Words become the tools of the trade. This certainly happens in the sermon, that place where I can paint pictures and use images to show truth. Barnes quotes Barbara Brown Taylor, who points out the there is a lot of ‘beholding’ in the gospels, and that the deep truths are often found in the beholding: Behold, the Lamb of God; Behold, I bring you good news of great joy. Part of my job is to make a case for the beholding, to use images to help illumine the way, and let the truth seep in over time. As McCall points out, “It seems we cannot transcend words without using words.”
The sermon is not the only place that words carry weight in liturgy.
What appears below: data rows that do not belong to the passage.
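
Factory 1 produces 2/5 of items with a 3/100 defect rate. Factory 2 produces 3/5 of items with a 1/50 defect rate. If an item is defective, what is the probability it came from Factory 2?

Using Bayes' theorem:
P(F1) = 2/5, P(D|F1) = 3/100
P(F2) = 3/5, P(D|F2) = 1/50
P(D) = P(D|F1)P(F1) + P(D|F2)P(F2)
     = \frac{3}{125}
P(F2|D) = P(D|F2)P(F2) / P(D)
= \frac{1}{2}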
McCall draws on Aristotle’s Poetics to help understand the action that is happening in the Eucharist. Like drama, the actions matter, and language is part of that action. McCall writes, “What is important in Aristotle’s theory is the realization that any enacted form operates on the level of Plot structure, and that in ignoring it we run the risk of missing, of remaining unconscious of, the real organizing principle of the enactment. In the case of liturgy, this is to remain ignorant not only of the vision of the Church and of God mediated by the structure of the rite, but to ignore the effects which this structure will have inevitably on the participants.” The words we say in the liturgy matter; the effect they have changes us. “We become what we are doing,” McCall reminds us. This is central to an Anglican understanding of what happens in liturgy: praying shapes believing. My place in the drama does matter. As Barnes points out, “in the act of worship on Sunday mornings, the preacher is assisting the congregation in moving deeper into their knowledge of God, which involves a relational experience with God.” In a liturgical church like the Episcopal Church, worship is a relational experience.
Beauty is also a part of the Eucharist, at least it should be. To be sure, there is beauty in the words. Yet worship appeals to all the senses. Music and art are a part of the whole; the ritual itself can be beautiful. “Beauty is important in healing people,” Ivone Gebara reminds us. So our liturgy becomes a place of healing and wholeness, a re-membering of our selves as we put life back together from the brokenness we bring to the altar.
My call, my theopoesis, is to be a poetic priest. “The purpose of poetry is to reveal the mystery and the miracle that lie beneath the ordinary,” writes Barnes. This will come to fruition in the intersection of my ministry and the lives of those with whom I share it; it is a labor of love. Keller reminds me that love is risky. “We flow into the unknown, the unpredictable….The gospel invites us to risk our best possible response to the irritating neighbor, the scary stranger, the random fellow creature, the immoral society – regardless of whether or when those others will give back. The metaphor of streaming love makes it possible for us to relate to the unknowable deep of reality. Its infinite, impersonal mystery gets personal. In spirit and in truth: we find ourselves permeated in love. We may realize that we are in Love. Or is Love in us – inviting, drawing, desiring?”
And so I am left to wonder, to create, to open myself to God’s mystery. I am a fan of Julia Cameron and her work with creativity and poesis. She writes, “The creative journey is characterized not by a muzzy and hazy retreat from reality but by the continual sorting and reordering and structuring of reality into new forms and new relationships.” This captures much of theopoesis as it is lived out in ministry: relational, experiential, forging new ways. May it be so.